3.2 Peer Review for Brian Wong’s Report Draft

To: Brian Wong, ENGL 301 Student (Author of Formal Report Draft)

From: Riya Kathuria, ENGL 301 Student (Peer-Reviewer)

Subject: Peer Review for Formal Report: Reducing Overcrowding of Study Spaces at UBC

Date: April 27, 2023

I want to thank you for submitting your draft on the overcrowding of study spaces at UBC. Your draft presents a well-formed argument on the need to increase awareness of alternative study spaces on campus. I have provided a breakdown of your report below, highlighting its strengths and areas for improvement.

First Impressions:

You have done an excellent job organizing the report in a cohesive flow, presenting arguments directly, and supporting all claims with appropriate evidence. The strength of your report is that the solution already exists, and you have provided a roadmap to implement it. There is room for improvement in terms of minor grammatical fixes, reducing unnecessary words, and fixing slight formatting mistakes.

Introduction:

The background information provides enough information for readers to understand the problem at hand. You have clearly laid out the problem and supported it with data. However, there is a formatting issue between “… 3.3% (reference 1),” which needs fixing. The definition of overcrowdedness and description of the issues caused by it were very well executed, sparking the reader’s interest to continue reading the report. Change the wording in the last sentence of this section from “may be” to “is” to project more confidence. The purpose of the report and intended audience meet all criteria and leave no questions in the reader’s mind. Although not necessary, adding a citation to support the claim that reducing crowding in high volume study spaces will increase student focus, etc., would benefit this section. The data sources and methods of inquiry sections are well done and meet all criteria. The scope of inquiry section clearly lays out your game plan to approach this problem.

Data Section:

The data section is well-formed and clearly lays out the data. There are some formatting issues that we will discuss in the style section below. All figures are clear and easy to read. The limitation section is well-done, presented in an ethical manner, and ensures that the findings of the report were not downplayed.

Conclusion:

The conclusion section is well-formed and appears to meet all necessary criteria. However, with only two recommendations, it feels as though something is missing. Your report would be strengthened by providing more evidence-based recommendations within the two proposed or proposing more than two recommendations. More detail in the “Setting an Occupancy Limit” recommendation is needed as it appears to be a drastic recommendation requiring more evidence to justify.

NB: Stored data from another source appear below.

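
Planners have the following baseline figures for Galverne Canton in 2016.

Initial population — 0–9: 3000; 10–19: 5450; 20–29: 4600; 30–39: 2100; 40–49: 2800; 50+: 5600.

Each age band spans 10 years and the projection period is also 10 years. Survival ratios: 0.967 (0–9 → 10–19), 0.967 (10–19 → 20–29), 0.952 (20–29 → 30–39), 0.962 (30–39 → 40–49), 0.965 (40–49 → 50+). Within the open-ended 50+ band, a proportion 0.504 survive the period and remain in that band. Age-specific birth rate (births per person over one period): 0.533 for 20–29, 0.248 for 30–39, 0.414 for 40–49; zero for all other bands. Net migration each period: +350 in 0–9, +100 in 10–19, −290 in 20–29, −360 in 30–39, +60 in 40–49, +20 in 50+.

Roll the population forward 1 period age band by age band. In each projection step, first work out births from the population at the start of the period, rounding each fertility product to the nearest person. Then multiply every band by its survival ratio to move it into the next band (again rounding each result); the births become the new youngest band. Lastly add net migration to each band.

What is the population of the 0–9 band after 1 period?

After projecting period 1:
Births: 4600 × 0.533 = 2452 ; 2100 × 0.248 = 521 ; 2800 × 0.414 = 1159 → total 4132
10–19: 3000 × 0.967 = 2901
20–29: 5450 × 0.967 = 5270
30–39: 4600 × 0.952 = 4379
40–49: 2100 × 0.962 = 2020
50+: 2800 × 0.965 + 5600 × 0.504 = 2702 + 2822 = 5524
Net migration: 0–9 + 350 → 4482; 10–19 + 100 → 3001; 20–29 − 290 → 4980; 30–39 − 360 → 4019; 40–49 + 60 → 2080; 50+ + 20 → 5544
Giving 4482 / 3001 / 4980 / 4019 / 2080 / 5544.

4482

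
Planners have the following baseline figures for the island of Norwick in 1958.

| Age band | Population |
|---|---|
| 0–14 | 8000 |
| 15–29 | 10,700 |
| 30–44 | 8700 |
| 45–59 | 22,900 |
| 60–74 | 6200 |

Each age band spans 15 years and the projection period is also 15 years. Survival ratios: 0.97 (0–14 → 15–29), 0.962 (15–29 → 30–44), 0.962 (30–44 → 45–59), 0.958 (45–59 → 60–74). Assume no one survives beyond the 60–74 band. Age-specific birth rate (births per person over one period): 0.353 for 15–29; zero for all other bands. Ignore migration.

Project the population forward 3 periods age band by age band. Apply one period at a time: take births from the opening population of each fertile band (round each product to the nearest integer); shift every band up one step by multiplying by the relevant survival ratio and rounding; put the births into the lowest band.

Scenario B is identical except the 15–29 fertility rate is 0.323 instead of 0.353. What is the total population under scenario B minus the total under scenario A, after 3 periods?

Numbering the groups 1..5 from youngest to oldest:
Period 1:
Births: 10700 * 0.353 = 3777
Group 2: 8000 * 0.97 = 7760
Group 3: 10700 * 0.962 = 10293
Group 4: 8700 * 0.962 = 8369
Group 5: 22900 * 0.958 = 21938
End of period: [3777, 7760, 10293, 8369, 21938]
Period 2:
Births: 7760 * 0.353 = 2739
Group 2: 3777 * 0.97 = 3664
Group 3: 7760 * 0.962 = 7465
Group 4: 10293 * 0.962 = 9902
Group 5: 8369 * 0.958 = 8018
End of period: [2739, 3664, 7465, 9902, 8018]
Period 3:
Births: 3664 * 0.353 = 1293
Group 2: 2739 * 0.97 = 2657
Group 3: 3664 * 0.962 = 3525
Group 4: 7465 * 0.962 = 7181
Group 5: 9902 * 0.958 = 9486
End of period: [1293, 2657, 3525, 7181, 9486]
Scenario A total after 3 periods: 24142
Scenario B projection —
Period 1:
Births: 10700 * 0.323 = 3456
Group 2: 8000 * 0.97 = 7760
Group 3: 10700 * 0.962 = 10293
Group 4: 8700 * 0.962 = 8369
Group 5: 22900 * 0.958 = 21938
End of period: [3456, 7760, 10293, 8369, 21938]
Period 2:
Births: 7760 * 0.323 = 2506
Group 2: 3456 * 0.97 = 3352
Group 3: 7760 * 0.962 = 7465
Group 4: 10293 * 0.962 = 9902
Group 5: 8369 * 0.958 = 8018
End of period: [2506, 3352, 7465, 9902, 8018]
Period 3:
Births: 3352 * 0.323 = 1083
Group 2: 2506 * 0.97 = 2431
Group 3: 3352 * 0.962 = 3225
Group 4: 7465 * 0.962 = 7181
Group 5: 9902 * 0.958 = 9486
End of period: [1083, 2431, 3225, 7181, 9486]
Scenario B total after 3 periods: 23406
Difference B − A = 23406 − 24142 = -736

-736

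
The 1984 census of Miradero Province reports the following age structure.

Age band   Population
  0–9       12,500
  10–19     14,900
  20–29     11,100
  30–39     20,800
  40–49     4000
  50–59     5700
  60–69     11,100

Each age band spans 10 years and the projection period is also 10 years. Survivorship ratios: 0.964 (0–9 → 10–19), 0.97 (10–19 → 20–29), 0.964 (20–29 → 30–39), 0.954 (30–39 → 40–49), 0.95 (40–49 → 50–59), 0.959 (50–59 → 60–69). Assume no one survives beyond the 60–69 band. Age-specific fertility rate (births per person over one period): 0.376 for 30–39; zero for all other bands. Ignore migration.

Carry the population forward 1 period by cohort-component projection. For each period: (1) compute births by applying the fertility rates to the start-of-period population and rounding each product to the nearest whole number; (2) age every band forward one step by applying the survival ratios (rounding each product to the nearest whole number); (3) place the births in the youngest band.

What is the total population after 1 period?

74133

After projecting period 1:
Births: 20800 × 0.376 = 7821
10–19: 12500 × 0.964 = 12050
20–29: 14900 × 0.97 = 14453
30–39: 11100 × 0.964 = 10700
40–49: 20800 × 0.954 = 19843
50–59: 4000 × 0.95 = 3800
60–69: 5700 × 0.959 = 5466
Population now: 0–9=7821, 10–19=12050, 20–29=14453, 30–39=10700, 40–49=19843, 50–59=3800, 60–69=5466
Total after period 1: 7821 + 12050 + 14453 + 10700 + 19843 + 3800 + 5466 = 74133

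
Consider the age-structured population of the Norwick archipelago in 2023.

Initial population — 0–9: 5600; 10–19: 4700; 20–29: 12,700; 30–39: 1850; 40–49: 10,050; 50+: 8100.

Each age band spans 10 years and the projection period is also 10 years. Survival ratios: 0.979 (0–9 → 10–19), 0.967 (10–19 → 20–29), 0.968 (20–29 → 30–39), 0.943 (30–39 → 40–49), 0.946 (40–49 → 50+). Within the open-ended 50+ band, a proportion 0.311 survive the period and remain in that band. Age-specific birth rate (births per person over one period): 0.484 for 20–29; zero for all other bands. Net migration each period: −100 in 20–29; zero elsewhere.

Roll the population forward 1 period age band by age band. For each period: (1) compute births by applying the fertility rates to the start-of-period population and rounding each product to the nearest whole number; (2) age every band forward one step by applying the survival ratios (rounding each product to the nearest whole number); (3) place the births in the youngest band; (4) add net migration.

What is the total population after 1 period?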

Appendices and References:

The appendices and references are well-formed and meet all criteria. No citation errors were observed.

Organization:

Your report follows all necessary MLA guidelines for organization and formatting. Fixing slight issues, such as spacing irregularities between headings/subheadings and the ensuing paragraphs, choosing and sticking to a consistent font size for figure captions, can improve the report’s organization.

Style and Grammar:

The report’s style and grammar are well-formed, and although there were some slight errors, they did not reduce the report’s readability or takeaway from your intended purpose. I recommend eliminating the phrase “attracts many students to study within its walls” from the Sub-subheading A under the Introduction. This italicized portion of the statement is grandiose in nature and does not add to the report. There is a typo under subheading D “Data sources and Methods of Inquiry,” and an “and” needs adding between IKD and the Nest in the first sentence. On page 9, you can cut words and rephrase to “believe finding a study spot at IKB is not easy, demonstrating the difficulties of finding study spots at UBC.” Style and grammar are important aspects of communication that can greatly impact how your message is perceived by others. Good writing should be clear, concise, and easy to understand. To achieve this, it’s essential to pay attention to the words you use, the structure of your sentences, and the overall tone of your writing.

Concluding Remarks:

In conclusion, I want to commend you, Brian, for submitting an impressive formal report draft that analyzes the problem of overcrowding in study spaces at UBC and proposes practical solutions to address it. Your report showcases your excellent research and writing skills, and your dedication to improving the academic experience of UBC students is evident throughout the document.

Overall, the report is well-structured, coherent, and persuasive. Your use of data and evidence to support your arguments is impressive, and your recommendations are thoughtful and well-informed. While there are some minor issues with formatting, grammar, and style that need to be addressed, these do not detract from the overall quality of the report.

I hope that my feedback has been helpful to you in refining your report further. I look forward to seeing your revised draft and wish you the best of luck with your project.